If you’re going to buy companies when they are down on their luck and have share prices in the basement, then you have to accept a few realities.
First, uncertainty will be high. Stocks don’t get smashed when their industries are roaring and the future is certain. Bargains are had when there is peak uncertainty and shareholders are questioning everything.
Second, the company’s earnings will most certainly be garbage. Sales will have skidded and its EPS numbers will be nasty.
The third reality is key. If you’re going to wait for the uncertainty to ease and the fundamentals to improve, then you will have to end up buying the stock at higher prices.
Always.
Enter Mickey Mouse
The coronavirus crash and subsequent recovery this year provides a perfect case study. We could use one of a hundred stocks, but I want to zero in on Disney.
Think about the global pandemic and its outsized affect on all of aspects of the Walt Disney Company’s business model. Its parks segment was destroyed. Its cruises were cancelled. Movie releases were pushed back. ESPN and TV suffered too.
Fears of how the pandemic would alter the future of Disney took its share price down 48% from last year’s high. Peak uncertainty? You bet. The quarterly EPS in the quarter before the crash was $1.53. In the three announcements since, it’s gone from 60 cents to 8 cents to -20 cents.
Obviously, in that time, we’ve moved seven months closer to a vaccine and the inevitable end to the pandemic. If you were waiting to see a light at the end of the tunnel, then you now have it – especially after the recent Pfizer and Moderna announcements. But guess what? DIS is no longer nearly 50% off its highs. In fact, it’s almost fully recovered.
And if you’re waiting for earnings to rebound, then you probably won’t buy for another few quarters.
Do you see what waiting for more certainty has done to you? It’s caused you to miss out on the entirety of the recovery. Does that mean it was the wrong decision?
Yes – if you’re game was to try to bottom fish.
No – if you aren’t trying to hunt for bargains amid the wreckage of a bear market. But, that wasn’t the premise of today’s post!
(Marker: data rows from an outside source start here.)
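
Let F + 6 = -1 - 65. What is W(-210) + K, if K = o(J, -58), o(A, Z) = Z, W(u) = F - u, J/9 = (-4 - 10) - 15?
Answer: 80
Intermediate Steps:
F = -72 (F = -6 + (-1 - 65) = -6 - 66 = -72)
J = -261 (J = 9*((-4 - 10) - 15) = 9*(-14 - 15) = 9*(-29) = -261)
W(u) = -72 - u
K = -58
W(-210) + K = (-72 - 1*(-210)) - 58 = (-72 + 210) - 58 = 138 - 58 = 80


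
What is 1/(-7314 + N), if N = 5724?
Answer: -1/1590 ≈ -0.00062893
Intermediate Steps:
1/(-7314 + N) = 1/(-7314 + 5724) = 1/(-1590) = -1/1590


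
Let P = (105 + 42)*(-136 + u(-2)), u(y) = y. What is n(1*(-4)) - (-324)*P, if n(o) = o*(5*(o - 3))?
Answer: -6572524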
Rather than waiting for the smoke to clear after a crisis and everything to return to normal, I suggest a more timely signal – follow the price chart. When the trend reverses from lower to higher, cast a line.
As far as the daily chart goes, I’d argue DIS stock turned the corner in May when it broke back above the 50-day moving average.
The weekly time frame took a little longer, but by July, a higher pivot low and higher pivot high had formed.
In either case, you were buying at much more attractive prices than the current $144.
For my own trading, I prefer to let the charts be my guide for when I should start looking to buy beaten-down sectors – regardless of what the fundamentals look like. Price almost always leads earnings anyways.